I liken this to an unhealthy marriage where the husband and wife are still living in the same house, but they’ve decided he’ll sleep on the couch. There’s no unity of purpose. And, rather than do the hard work of finding a path to heal the marriage relationship, they’ve decided to live separate lives under the same roof.

In both situations, you’re just delaying the pain and consequences caused by disunity. And, unfortunately, both dysfunctional environments will eventually negatively impact innocent “family” members.

“I appeal to you, dear brothers and sisters, by the authority of our Lord Jesus Christ, to live in harmony with each other. Let there be no divisions in the church. Rather, be of one mind, united in thought and purpose.” (I Corinthians 1:10, NLT)

So how does a church turn this situation around? Here are some basic building blocks to establish a foundation for healthy relationships and healthy churches.
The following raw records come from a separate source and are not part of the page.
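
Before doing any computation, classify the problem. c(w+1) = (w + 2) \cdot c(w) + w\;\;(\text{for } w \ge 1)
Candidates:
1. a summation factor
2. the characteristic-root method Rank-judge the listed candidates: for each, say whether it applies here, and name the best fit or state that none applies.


Best approach: a summation factor — first-order, linear, moving coefficient w + 2: the discrete analogue of an integrating factor handles it.
- a summation factor: yes — fits the structure here.
- the characteristic-root method — the coefficients change with the index, which the root method cannot absorb.


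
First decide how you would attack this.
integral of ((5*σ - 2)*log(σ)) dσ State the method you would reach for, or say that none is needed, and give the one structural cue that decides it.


Method: integration by parts — take log(σ) as the piece to differentiate: what remains is a power-rule integral in disguise.


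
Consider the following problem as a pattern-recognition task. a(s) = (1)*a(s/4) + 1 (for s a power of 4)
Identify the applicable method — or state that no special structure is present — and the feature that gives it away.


Method: the master substitution — divide-the-index recursion (s/4 inside the call) straightens out once the index is rewritten as 4^m.


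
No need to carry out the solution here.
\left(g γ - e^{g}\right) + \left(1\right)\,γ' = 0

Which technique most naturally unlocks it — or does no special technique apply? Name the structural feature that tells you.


Verdict: a linear integrating factor — the unknown enters only to the first power against a nonzero forcing term — the integrating-factor template applies directly.


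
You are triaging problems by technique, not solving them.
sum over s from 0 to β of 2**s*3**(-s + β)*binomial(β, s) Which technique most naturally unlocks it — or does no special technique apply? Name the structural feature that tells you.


Verdict: the binomial theorem — the summand is term s of a binomial expansion in 2 and 3; the whole sum is a single power.


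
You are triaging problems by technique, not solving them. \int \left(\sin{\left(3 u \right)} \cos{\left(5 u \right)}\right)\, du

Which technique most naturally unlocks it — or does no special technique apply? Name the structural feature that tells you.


Verdict: a trigonometric identity — \sin{\left(3 u \right)} \cos{\left(5 u \right)} is a beat pattern — rewrite the product as a sum of single-frequency waves before integrating.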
  1. Unity in Purpose — The more focused and clear your mission, the easier it will be to keep everyone on the same page. Every ministry must share the same mission. If you don’t begin here, people (especially loud people or old people or rich people) will certainly begin pulling in different directions.
  2. Unity in Core Values — There must be agreement on the core values. These are the values that make your church distinct. Patrick Lencioni talks about the difference between core values and permission-to-play values in his book The Advantage. For example, every church believes in prayer or biblical authority. Those are permission-to-play values. What are the core values that make your church distinct?
  3. Unity in Leadership — This has to begin at the top. The leadership must operate as a unified team rather than a representative form of government. If you cut the leaders, they have to bleed the church’s mission and not the specific ministry they represent. (See my latest eBook for guidance on building healthy leadership teams.)
  4. Unity in Strategy — This is where many churches fail. They go through the relatively easy process of clarifying vision and values, but they don’t engage the much more difficult process of identifying their strategy to accomplish their mission. And, without a clear strategy, it’s impossible for everyone to stay on the same page when addressing the questionwhat’s important NOW? Without unity of strategy, every ministry eventually drifts back to doing what they’ve always done.
  5. Unity in Communications — Emily and I have made it a practice with our kids to always have the same message when we are talking with our kids. They’re not allowed to pit us against each other. “If mommy says so, that’s my decision too. Mommy and Daddy are on the same team.” Churches need to embrace that same commitment. Granger Community Church has a great resource for helping ministries unify communications strategy.

I’m tired of seeing churches where the children’s ministry, student ministry, choir, women’s ministry, men’s ministry, Sunday school program, local missions team or any other ministry are operating independent of the rest of the church. Healthy businesses would never allow one business unit to compete against another, and healthy churches don’t allow that either.

We need to be of one mind-united in thought and purpose.